Detectors operating at low temperatures provide superior energy resolution and sensitivity to small energy depositions. Many of these detectors use superconducting materials to absorb incident particles or photons. An absorption event creates electronic excitations, called quasiparticles, whose number and energy contain information about the original interaction. We describe a series of experiments designed to probe quasiparticle behavior. Quasiparticles which enter an adjoining material with lower energy gap and scatter inelastically are spatially confined or trapped. We have studied quasiparticle trapping between a superconductor, aluminum, and a normal metal, silver, at temperatures near 100 mK. We have measured that over 80% of the excitation energy of a trapped quasiparticle is converted to thermal electronic excitations in the silver. This fraction is almost constant for electron temperatures in the trap between 85 and 380 mK and phonon temperatures between 100 and 250 mK. Our results demonstrate that normal traps are a useful means of concentrating quasiparticle energy for measurement.
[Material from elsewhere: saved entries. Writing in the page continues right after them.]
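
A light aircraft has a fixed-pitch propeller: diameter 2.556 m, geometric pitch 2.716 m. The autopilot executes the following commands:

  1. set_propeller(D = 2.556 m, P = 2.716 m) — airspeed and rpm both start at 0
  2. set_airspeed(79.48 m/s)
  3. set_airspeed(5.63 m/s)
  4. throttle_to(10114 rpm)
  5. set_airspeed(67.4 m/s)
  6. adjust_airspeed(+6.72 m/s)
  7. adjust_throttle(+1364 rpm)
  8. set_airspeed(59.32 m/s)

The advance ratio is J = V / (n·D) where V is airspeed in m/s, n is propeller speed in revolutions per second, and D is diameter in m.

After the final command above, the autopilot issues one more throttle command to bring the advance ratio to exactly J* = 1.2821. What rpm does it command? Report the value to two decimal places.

set_propeller: D = 2.556 m, P = 2.716 m (p = P/D = 1.062598); state ← (V=0, rpm=0)
set_airspeed(79.48): V ← 79.48 m/s
set_airspeed(5.63): V ← 5.63 m/s
throttle_to(10114): rpm ← 10114
set_airspeed(67.4): V ← 67.4 m/s
adjust_airspeed(+6.72): V ← 67.4 +6.72 = 74.12 m/s
adjust_throttle(+1364): rpm ← 10114 +1364 = 11478
set_airspeed(59.32): V ← 59.32 m/s
final state: V = 59.32 m/s, rpm = 11478 → n = rpm/60 = 191.300000 rev/s
target J* = 1.2821; solve J* = V/(n·D) for n: n = V/(J*·D) = 59.32/(1.2821 × 2.556) = 18.101660 rev/s
rpm = 60·n = 1086.099573

rpm = 1086.10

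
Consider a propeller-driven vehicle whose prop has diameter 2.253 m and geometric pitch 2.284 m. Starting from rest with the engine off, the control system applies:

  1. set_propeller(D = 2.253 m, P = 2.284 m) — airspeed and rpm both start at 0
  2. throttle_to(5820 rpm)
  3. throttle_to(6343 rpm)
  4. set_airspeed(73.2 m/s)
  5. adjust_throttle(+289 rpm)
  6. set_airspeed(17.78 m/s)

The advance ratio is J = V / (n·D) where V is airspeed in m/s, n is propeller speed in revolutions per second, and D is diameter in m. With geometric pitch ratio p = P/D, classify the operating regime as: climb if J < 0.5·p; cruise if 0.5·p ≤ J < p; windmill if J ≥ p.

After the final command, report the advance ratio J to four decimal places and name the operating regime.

set_propeller: D = 2.253 m, P = 2.284 m (p = P/D = 1.013759); state ← (V=0, rpm=0)
throttle_to(5820): rpm ← 5820
throttle_to(6343): rpm ← 6343
set_airspeed(73.2): V ← 73.2 m/s
adjust_throttle(+289): rpm ← 6343 +289 = 6632
set_airspeed(17.78): V ← 17.78 m/s
final state: V = 17.78 m/s, rpm = 6632 → n = rpm/60 = 110.533333 rev/s
J = V / (n·D) = 17.78 / (110.533333 × 2.253) = 0.071397
regime bands: climb J<0.5069 | cruise [0.5069, 1.0138) | windmill J≥1.0138
J = 0.0714 → climb

J = 0.0714, regime = climb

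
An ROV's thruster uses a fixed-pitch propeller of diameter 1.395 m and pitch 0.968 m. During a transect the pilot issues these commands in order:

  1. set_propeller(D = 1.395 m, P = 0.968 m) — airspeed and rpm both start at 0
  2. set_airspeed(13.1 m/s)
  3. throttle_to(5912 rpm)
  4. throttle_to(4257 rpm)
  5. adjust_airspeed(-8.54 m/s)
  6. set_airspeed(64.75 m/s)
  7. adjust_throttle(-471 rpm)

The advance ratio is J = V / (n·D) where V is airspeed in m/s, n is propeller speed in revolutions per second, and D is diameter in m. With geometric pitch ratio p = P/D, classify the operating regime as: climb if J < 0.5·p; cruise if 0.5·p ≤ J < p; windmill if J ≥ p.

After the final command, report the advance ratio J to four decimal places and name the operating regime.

set_propeller: D = 1.395 m, P = 0.968 m (p = P/D = 0.693907); state ← (V=0, rpm=0)
set_airspeed(13.1): V ← 13.1 m/s
throttle_to(5912): rpm ← 5912
throttle_to(4257): rpm ← 4257
adjust_airspeed(-8.54): V ← 13.1 -8.54 = 4.56 m/s
set_airspeed(64.75): V ← 64.75 m/s
adjust_throttle(-471): rpm ← 4257 -471 = 3786
final state: V = 64.75 m/s, rpm = 3786 → n = rpm/60 = 63.100000 rev/s
J = V / (n·D) = 64.75 / (63.100000 × 1.395) = 0.735591
regime bands: climb J<0.3470 | cruise [0.3470, 0.6939) | windmill J≥0.6939
J = 0.7356 → windmill

J = 0.7356, regime = windmill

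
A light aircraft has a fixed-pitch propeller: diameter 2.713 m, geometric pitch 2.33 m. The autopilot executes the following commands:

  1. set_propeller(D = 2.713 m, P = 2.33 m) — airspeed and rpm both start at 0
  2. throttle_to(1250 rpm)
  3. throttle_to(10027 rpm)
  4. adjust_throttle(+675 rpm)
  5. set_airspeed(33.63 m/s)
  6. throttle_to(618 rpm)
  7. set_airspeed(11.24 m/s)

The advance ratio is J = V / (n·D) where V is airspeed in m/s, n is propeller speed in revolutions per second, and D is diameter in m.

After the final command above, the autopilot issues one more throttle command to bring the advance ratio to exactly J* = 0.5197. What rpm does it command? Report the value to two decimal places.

rpm = 478.32

set_propeller: D = 2.713 m, P = 2.33 m (p = P/D = 0.858828); state ← (V=0, rpm=0)
throttle_to(1250): rpm ← 1250
throttle_to(10027): rpm ← 10027
adjust_throttle(+675): rpm ← 10027 +675 = 10702
set_airspeed(33.63): V ← 33.63 m/s
throttle_to(618): rpm ← 618
set_airspeed(11.24): V ← 11.24 m/s
final state: V = 11.24 m/s, rpm = 618 → n = rpm/60 = 10.300000 rev/s
target J* = 0.5197; solve J* = V/(n·D) for n: n = V/(J*·D) = 11.24/(0.5197 × 2.713) = 7.971936 rev/s
rpm = 60·n = 478.316157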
We explain our results with a calculation describing quasiparticle thermalization. Quasiparticle energy is transferred to electrons in the trap because the electron-electron scattering rate is a factor of 10 larger than the electron-phonon rate for a 0.22 meV excitation. We have also studied quasiparticle propagation and loss in superconducting aluminum in order to guide the design of detectors and microrefrigerators. We have made the first observation of an important prediction of BCS theory: the energy dependence of the quasiparticle group velocity. In addition, we have measured the rates at which quasiparticles are lost to recombination and trapping in Abrikosov vortices. We fit our measurements of propagation and loss using finite difference solutions to the diffusion equation. This computational technique is also used to calculate gas desorption rates from interstellar silicates. Finally, we propose and demonstrate a superconducting transistor based on quasiparticle trapping.